This week started with some rain soaked fencing with Nan, working down on the other block to build a holding pen. It was then to Canberra for a road trip on Saturday before feeding sheep on Sunday.
Despite a few recent sleep-limited nights, it's hard not to feel empowered and driven. I can see exactly what I want, I've been dreaming of where I need to be and the ducks fly seamlessly into row formation. It's here, now. The ridge line promising guidance.
Anachronisms created mixed feelings this week, focused on farming across seas. While being exposed to some of the newest ag-tech at the MobileTech Conference this week in New Zealand, it's hard to remove the thought of Braford cattle roaming ancient Worimi country and Clydesdales pulling antique carts. Tech, or no tech, this joy keeps me awake at night.
I'm still not sure the ground is there, other than in soul and spirit singing out loud. Country tunes have guided me across familiar roads, as my phone revives from exhaustion from the constant calls. My tyres are tired from running, weary eyes peer outside the bags amassing under my eyes. But this week, I wouldn't have it any other way.

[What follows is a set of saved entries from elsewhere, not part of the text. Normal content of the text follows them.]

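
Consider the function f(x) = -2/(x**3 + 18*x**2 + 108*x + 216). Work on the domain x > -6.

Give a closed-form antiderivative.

An antiderivative is F(x) = (x + 6)**(-2).

Any candidate F(x) must reproduce f(x) exactly when differentiated.
Check: d/dx[(x + 6)**(-2)] = -2/(x**3 + 18*x**2 + 108*x + 216) = f(x).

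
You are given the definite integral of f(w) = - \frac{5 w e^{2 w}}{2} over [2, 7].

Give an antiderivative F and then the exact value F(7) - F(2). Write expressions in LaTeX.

Recognize the product-rule pattern: f = u'v + uv' with u = \frac{5}{8} - \frac{5 w}{4}, v = e^{2 w}, so integration by parts undoes it.
F(w) = - \frac{5 w e^{2 w}}{4} + \frac{5 e^{2 w}}{8} is an antiderivative of f.
Check: d/dw[- \frac{5 w e^{2 w}}{4} + \frac{5 e^{2 w}}{8}] = - \frac{5 w e^{2 w}}{2} = f(w).
F(7) = - \frac{65 e^{14}}{8}; F(2) = - \frac{15 e^{4}}{8}.
Integral = F(7) - F(2) = - \frac{65 e^{14}}{8} + \frac{15 e^{4}}{8}.

Antiderivative: F(w) = - \frac{5 w e^{2 w}}{4} + \frac{5 e^{2 w}}{8}; value = - \frac{65 e^{14}}{8} + \frac{15 e^{4}}{8}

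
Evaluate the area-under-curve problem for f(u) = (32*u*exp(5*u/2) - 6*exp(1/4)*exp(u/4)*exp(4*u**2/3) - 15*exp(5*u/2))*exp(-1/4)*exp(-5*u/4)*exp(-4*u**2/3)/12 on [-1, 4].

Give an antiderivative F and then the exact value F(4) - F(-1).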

I'm sitting in our new home. Views of the Buccan Buccan play through the rear windows as paint lines walls throughout. A soft breeze continues to provide life and flow here. Each breath an opportunity for new life.
Being back home this week has helped distil my thoughts from the last few, allowing time to see the stars and connect a few dots. A different time, a different momentum, all stacking up to what we see. And then eventually to what we don't. The past, left stagnant for what was, urging the creator to pay respect for the future.
This week I feel it's only apt to entitle this blog after our celebration of culture, a moment to pause, reflect and dream. Along the jetty at Coffs, overlooking the white peaked ocean, I find it hard to reconcile the landscape. At one end, American inspired piers path boardwalk style stardom over our ancient coast, while the other blasts of my culture, promising a new wave of solid foundations for the future.
In a hollow, sandstone hull, words whispered to develop caution in the moments to follow. Goosebumps injected firmly under the skin to mould the fear from the past, as the hope for the future enlightened the mind. Over 100 years later, my soul met the call of ancestors to their abandoned orphanage. Their mark, a testament to a life I now enjoy. Forever remembered. Forever country.
Having returned from holidays and now being in the second week of work, it's hard to think of what the bustle was like before taking time off. I remember feeling frustrated in the local coffee shop when it took more than 5 minutes to get a coffee, wondering why it took substantially more time than in the city. I wonder about the small talk, the slowing walking pace on the streets, others knowing the family links and actions even before me.
Rams roam in the front paddock along a tree lined driveway, connecting the Kenyu Road to the old farm homestead. Time trapped, stagnant, the old promising home seems a mere ruin to the naked eye. Yet in my heart, I know it promises much more.